How‐DockFlare‐Works.md

How DockFlare Works

DockFlare acts as an intelligent bridge between your Docker environment and your Cloudflare Tunnel configuration. It automates the process of exposing Docker services securely to the internet via Cloudflare.

Core Mechanism

1. Initialization:

   • On startup, DockFlare reads its configuration (from environment variables).
   • It connects to the Docker API to listen for container events (start, stop, die).
   • It connects to the Cloudflare API using your provided token.
   • It either creates a new Cloudflare Tunnel (using TUNNEL_NAME) or verifies an existing one. If managing the tunnel internally, it retrieves the tunnel token.
   • If running in internal mode, it starts and manages a cloudflared agent container using the tunnel token.
   • It performs an initial reconciliation to align Cloudflare's configuration with currently running, labeled containers and any persisted state.

2. Event Monitoring:

   • DockFlare continuously listens for Docker container events.

3. Label Detection:

   • When a container starts or stops, DockFlare inspects its labels.
   • It looks for labels matching the configured LABEL_PREFIX (default: cloudflare.tunnel.).
   • Crucially, it checks for cloudflare.tunnel.enable="true".

4. Rule Management:

   • Container Start: If a container starts with the required enable, hostname, and service labels, DockFlare:
     • Constructs an ingress rule (hostname + service target).
     • Determines the correct Cloudflare Zone ID (using zonename label or default CF_ZONE_ID).
     • Uses the Cloudflare API to add a CNAME DNS record pointing the specified hostname to the tunnel's address (<tunnel-id>.cfargotunnel.com).
     • Updates the Cloudflare Tunnel's configuration file to include the new ingress rule mapping the hostname to the internal service.
     • Saves the managed rule details to its state file.
   • Container Stop/Die: If a labeled container stops:
     • DockFlare marks the corresponding ingress rule(s) for deletion.
     • It schedules the actual deletion based on the GRACE_PERIOD_SECONDS. See Understanding Graceful Deletion.
     • Once the grace period expires, DockFlare removes the CNAME record and the ingress rule from the tunnel configuration via the Cloudflare API and updates its state file.

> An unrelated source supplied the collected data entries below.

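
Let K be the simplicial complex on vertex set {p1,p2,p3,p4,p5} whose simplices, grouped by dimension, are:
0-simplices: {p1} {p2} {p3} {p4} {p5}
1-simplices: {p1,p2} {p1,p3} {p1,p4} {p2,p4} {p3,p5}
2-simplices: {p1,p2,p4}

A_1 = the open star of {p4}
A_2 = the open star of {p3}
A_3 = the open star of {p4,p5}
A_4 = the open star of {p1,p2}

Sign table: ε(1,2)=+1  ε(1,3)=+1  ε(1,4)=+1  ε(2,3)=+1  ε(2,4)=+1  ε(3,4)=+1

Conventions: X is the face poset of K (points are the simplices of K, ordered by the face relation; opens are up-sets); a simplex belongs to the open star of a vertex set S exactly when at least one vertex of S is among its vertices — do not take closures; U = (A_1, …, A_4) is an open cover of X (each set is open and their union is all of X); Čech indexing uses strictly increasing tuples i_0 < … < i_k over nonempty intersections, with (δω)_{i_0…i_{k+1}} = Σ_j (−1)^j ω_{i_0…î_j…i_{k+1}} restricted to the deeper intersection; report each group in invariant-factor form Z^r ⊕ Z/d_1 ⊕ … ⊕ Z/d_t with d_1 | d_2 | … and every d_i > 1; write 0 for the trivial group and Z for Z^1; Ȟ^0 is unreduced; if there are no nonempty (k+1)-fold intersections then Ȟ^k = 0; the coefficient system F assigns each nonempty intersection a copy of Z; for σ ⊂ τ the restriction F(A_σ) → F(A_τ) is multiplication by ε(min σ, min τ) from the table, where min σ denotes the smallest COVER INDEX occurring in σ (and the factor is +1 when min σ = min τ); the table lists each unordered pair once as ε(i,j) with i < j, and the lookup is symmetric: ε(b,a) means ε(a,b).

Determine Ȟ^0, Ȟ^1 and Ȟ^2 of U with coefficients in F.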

5. Periodic Cleanup: DockFlare periodically checks for rules whose grace period has expired and processes their deletion.

Example Workflow

1. Start DockFlare: You run the DockFlare container (e.g., using docker compose up -d). It initializes, creates/connects to the tunnel, and starts the cloudflared agent (in internal mode).
2. Label Your Containers: You start a new web service container (e.g., nginx) and add labels:
   • cloudflare.tunnel.enable="true"
   • cloudflare.tunnel.hostname="my-app.example.com"
   • cloudflare.tunnel.service="http://nginx-container-name:80"
3. Automatic Configuration: DockFlare detects the new container and its labels. It automatically:
   • Creates a CNAME record my-app.example.com pointing to your tunnel.
   • Adds an ingress rule to the tunnel: hostname: my-app.example.com, service: http://nginx-container-name:80.
   • Your service my-app.example.com becomes accessible via the Cloudflare Tunnel.
4. Graceful Deletion: You stop the nginx container (docker stop nginx-container-name).
   • DockFlare detects the stop event.
   • It marks the my-app.example.com rule for deletion after the configured grace period (e.g., 8 hours).
   • If the container remains stopped after 8 hours, DockFlare removes the DNS record and the ingress rule. If you restart the container within the grace period, the deletion is typically cancelled.

This dynamic process eliminates the need for manual Cloudflare dashboard configuration for every service you wish to expose.